Throughout college, I have had great teachers, decent advisors, surrounded myself with motivated and driven people, and perhaps I thought this was enough. But a mentor is different because they are an outside party invested in your success. They see the larger picture, and understand what it takes to get where you want to be. Professors They may have a larger network and set of resources to help steer you. Professors and bosses can be mentors but this is not always the case. Sometimes we just want to get through the semester or pay the light bill.
You DON’T have to navigate alone! But even taking the step to ask for mentorship takes bravery that maybe I couldn’t seem to muster before I attend NCCWSL.
I was worried about letting another person invest in my success because I didn’t want to let them down. That’s a legit concern, right? We have our parents, teachers, friends, foes, fans, pets, kids, etc. watching our progress. The deeper we get, the more is at stake.
However, when I returned home from NCCWSL, full of bravery, moxie, and still feeling like I had just left the ultimate cheer team, I went to work on finding a mentor, particularly in anthropology.
This was an INCREDIBLY important move as I have been continuing and working on my research through the summer, but my advisor is not available, and I felt like I had a lot of gaps that needed be filled.

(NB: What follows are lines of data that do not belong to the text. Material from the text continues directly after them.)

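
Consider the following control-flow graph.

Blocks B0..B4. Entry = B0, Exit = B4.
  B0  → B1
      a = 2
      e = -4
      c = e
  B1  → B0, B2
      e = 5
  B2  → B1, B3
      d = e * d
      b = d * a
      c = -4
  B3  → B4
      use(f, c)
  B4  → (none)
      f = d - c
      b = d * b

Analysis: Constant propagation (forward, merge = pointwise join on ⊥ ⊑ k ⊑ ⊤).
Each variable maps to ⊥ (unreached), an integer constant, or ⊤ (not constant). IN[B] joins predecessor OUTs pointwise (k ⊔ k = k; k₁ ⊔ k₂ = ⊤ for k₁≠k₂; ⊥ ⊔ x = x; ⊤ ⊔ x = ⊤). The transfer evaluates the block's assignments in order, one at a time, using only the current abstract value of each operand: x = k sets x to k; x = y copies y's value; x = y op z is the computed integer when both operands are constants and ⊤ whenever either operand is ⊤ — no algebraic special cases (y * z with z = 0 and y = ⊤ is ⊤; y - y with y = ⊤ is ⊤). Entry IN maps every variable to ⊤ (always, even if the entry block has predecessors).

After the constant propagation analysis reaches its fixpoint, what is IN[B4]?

Per-block solution:
  B0:  IN=(all ⊤)  OUT={a:2, c:-4, e:-4; rest ⊤}
  B1:  IN={a:2, c:-4; rest ⊤}  OUT={a:2, c:-4, e:5; rest ⊤}
  B2:  IN={a:2, c:-4, e:5; rest ⊤}  OUT={a:2, c:-4, e:5; rest ⊤}
  B3:  IN={a:2, c:-4, e:5; rest ⊤}  OUT={a:2, c:-4, e:5; rest ⊤}
  B4:  IN={a:2, c:-4, e:5; rest ⊤}  OUT={a:2, c:-4, e:5; rest ⊤}

Merge at B4: IN[B4] = OUT[B3] = {a: 2, b: ⊤, c: -4, d: ⊤, e: 5, f: ⊤}

Answer: {a: 2, b: ⊤, c: -4, d: ⊤, e: 5, f: ⊤}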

I went to the American Association of Anthropology and eventually got to the NAPA web page. I learned they have a mentor program. You fill out the form and then you are matched to a professional that would best suit your needs.
My mentor and I have been emailing back and forth, he’s been helping me with my thesis AND providing pragmatic advice about furthering my career as an anthropologist. Some of the task items he gives me are a bit nerve wrecking, but I try to remember that he’s doing what a good mentor does. He’s pushing me out of my comfort zone and taking my hardwork seriously. It’s scary to be taken seriously.
A mentor doesn’t want me to fail. They want me to make valiant and honest efforts. If I do fail, a mentor is there to help me deal with the lessons I learned so that I don’t end up spending a week in bed, surviving on take out and Netflix.
Oh! And it’s fine to have mentors in different areas! I have friends with a mentor for school and another one for some other area that they seek to change and develop. Sometimes, having a mentor that helps with navigating society can be really advantageous.
So, strap on some bravery, don’t be afraid to ask for help and for someone to take your dreams and goals seriously. Get a mentor. Be a mentor. Level up!